PARIS (Reuters) – Pan-European financial markets operator Euronext said on Thursday that it was investigating technical glitches which had affected its index derivatives.
Euronext, which runs the Paris, Milan and Amsterdam stock markets among others, said index derivatives contracts had been suspended, although trading in other areas was not affected and proceeding as normal.
The glitches come at a sensitive time for the market operator, which controls nearly a quarter of the equity trading flow in Europe after its successful acquisition of Borsa Italiana last year.
The outage in index derivatives trading is the second in less than a year and comes after a major disruption in October 2020 to trading from Dublin to Paris forced traders to sit on the sidelines for hours.
When outages hit U.S. markets, investors can seamlessly migrate their trading on other exchanges, but Europe does not have any back up system at a time when major European bourses are on a consolidation mode.
Euronext operates six major stock markets in Europe.
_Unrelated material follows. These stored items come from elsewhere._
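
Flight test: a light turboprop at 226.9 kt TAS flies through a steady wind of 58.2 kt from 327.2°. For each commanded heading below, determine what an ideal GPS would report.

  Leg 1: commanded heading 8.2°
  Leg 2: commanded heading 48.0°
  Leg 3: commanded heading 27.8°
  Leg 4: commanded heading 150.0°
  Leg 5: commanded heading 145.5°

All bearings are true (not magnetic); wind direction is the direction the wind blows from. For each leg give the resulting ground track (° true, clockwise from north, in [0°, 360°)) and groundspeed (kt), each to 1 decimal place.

Leg 1: track=20.0°, groundspeed=186.9 kt
Leg 2: track=62.8°, groundspeed=225.1 kt
Leg 3: track=42.1°, groundspeed=204.7 kt
Leg 4: track=149.4°, groundspeed=285.0 kt
Leg 5: track=145.8°, groundspeed=285.1 kt

Leg 1: heading 8.2°; drift +11.8° → track 20.0°, groundspeed 186.9 kt
Leg 2: heading 48.0°; drift +14.8° → track 62.8°, groundspeed 225.1 kt
Leg 3: heading 27.8°; drift +14.3° → track 42.1°, groundspeed 204.7 kt
Leg 4: heading 150.0°; drift -0.6° → track 149.4°, groundspeed 285.0 kt
Leg 5: heading 145.5°; drift +0.3° → track 145.8°, groundspeed 285.1 kt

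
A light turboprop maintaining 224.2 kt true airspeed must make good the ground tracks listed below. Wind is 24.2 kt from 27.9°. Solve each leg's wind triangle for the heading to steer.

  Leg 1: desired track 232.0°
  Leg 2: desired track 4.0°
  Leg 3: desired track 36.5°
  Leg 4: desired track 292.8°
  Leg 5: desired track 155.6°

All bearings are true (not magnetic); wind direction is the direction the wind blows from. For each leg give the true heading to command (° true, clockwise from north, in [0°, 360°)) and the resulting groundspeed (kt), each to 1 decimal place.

Leg 1: heading=234.5°, groundspeed=246.1 kt
Leg 2: heading=6.5°, groundspeed=201.9 kt
Leg 3: heading=35.6°, groundspeed=200.2 kt
Leg 4: heading=299.0°, groundspeed=225.1 kt
Leg 5: heading=150.7°, groundspeed=238.2 kt

Leg 1: desired track 232.0°; wind correction +2.5° → command heading 234.5°, groundspeed 246.1 kt
Leg 2: desired track 4.0°; wind correction +2.5° → command heading 6.5°, groundspeed 201.9 kt
Leg 3: desired track 36.5°; wind correction -0.9° → command heading 35.6°, groundspeed 200.2 kt
Leg 4: desired track 292.8°; wind correction +6.2° → command heading 299.0°, groundspeed 225.1 kt
Leg 5: desired track 155.6°; wind correction -4.9° → command heading 150.7°, groundspeed 238.2 kt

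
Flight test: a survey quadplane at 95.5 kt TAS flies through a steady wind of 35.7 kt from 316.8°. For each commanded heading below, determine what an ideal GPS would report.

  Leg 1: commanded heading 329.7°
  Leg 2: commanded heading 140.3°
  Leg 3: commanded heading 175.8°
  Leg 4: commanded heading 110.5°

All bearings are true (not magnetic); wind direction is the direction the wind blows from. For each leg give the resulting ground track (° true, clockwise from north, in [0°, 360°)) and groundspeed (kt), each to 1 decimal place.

Leg 1: track=337.2°, groundspeed=61.2 kt
Leg 2: track=139.3°, groundspeed=131.2 kt
Leg 3: track=165.5°, groundspeed=125.3 kt
Leg 4: track=117.6°, groundspeed=128.5 kt

Leg 1: heading 329.7°; drift +7.5° → track 337.2°, groundspeed 61.2 kt
Leg 2: heading 140.3°; drift -1.0° → track 139.3°, groundspeed 131.2 kt
Leg 3: heading 175.8°; drift -10.3° → track 165.5°, groundspeed 125.3 kt
Leg 4: heading 110.5°; drift +7.1° → track 117.6°, groundspeed 128.5 kt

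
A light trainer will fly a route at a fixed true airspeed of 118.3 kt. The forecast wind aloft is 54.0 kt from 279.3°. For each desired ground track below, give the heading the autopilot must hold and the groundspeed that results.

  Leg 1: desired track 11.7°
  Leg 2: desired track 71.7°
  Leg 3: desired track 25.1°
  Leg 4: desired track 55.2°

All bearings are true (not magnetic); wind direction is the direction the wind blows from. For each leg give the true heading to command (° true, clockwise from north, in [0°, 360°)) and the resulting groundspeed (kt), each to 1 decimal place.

Leg 1: desired track 11.7°; wind correction -27.1° → command heading 344.6°, groundspeed 107.5 kt
Leg 2: desired track 71.7°; wind correction -12.2° → command heading 59.5°, groundspeed 163.5 kt
Leg 3: desired track 25.1°; wind correction -26.1° → command heading 359.0°, groundspeed 121.0 kt
Leg 4: desired track 55.2°; wind correction -18.5° → command heading 36.7°, groundspeed 151.0 kt

Leg 1: heading=344.6°, groundspeed=107.5 kt
Leg 2: heading=59.5°, groundspeed=163.5 kt
Leg 3: heading=359.0°, groundspeed=121.0 kt
Leg 4: heading=36.7°, groundspeed=151.0 kt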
While trading of stocks can also be done on other platforms such as Cboe Europe, Aquis and Turquoise, traders generally use Euronext as the reference market.
In a paper published in May, Cboe Europe and Aquis Exchange proposed an industry-wide plan to respond to primary market outages, which would see them handle much of the process following a glitch.
European cash share trading was relatively unaffected with major European bourses fell broadly in line with world markets.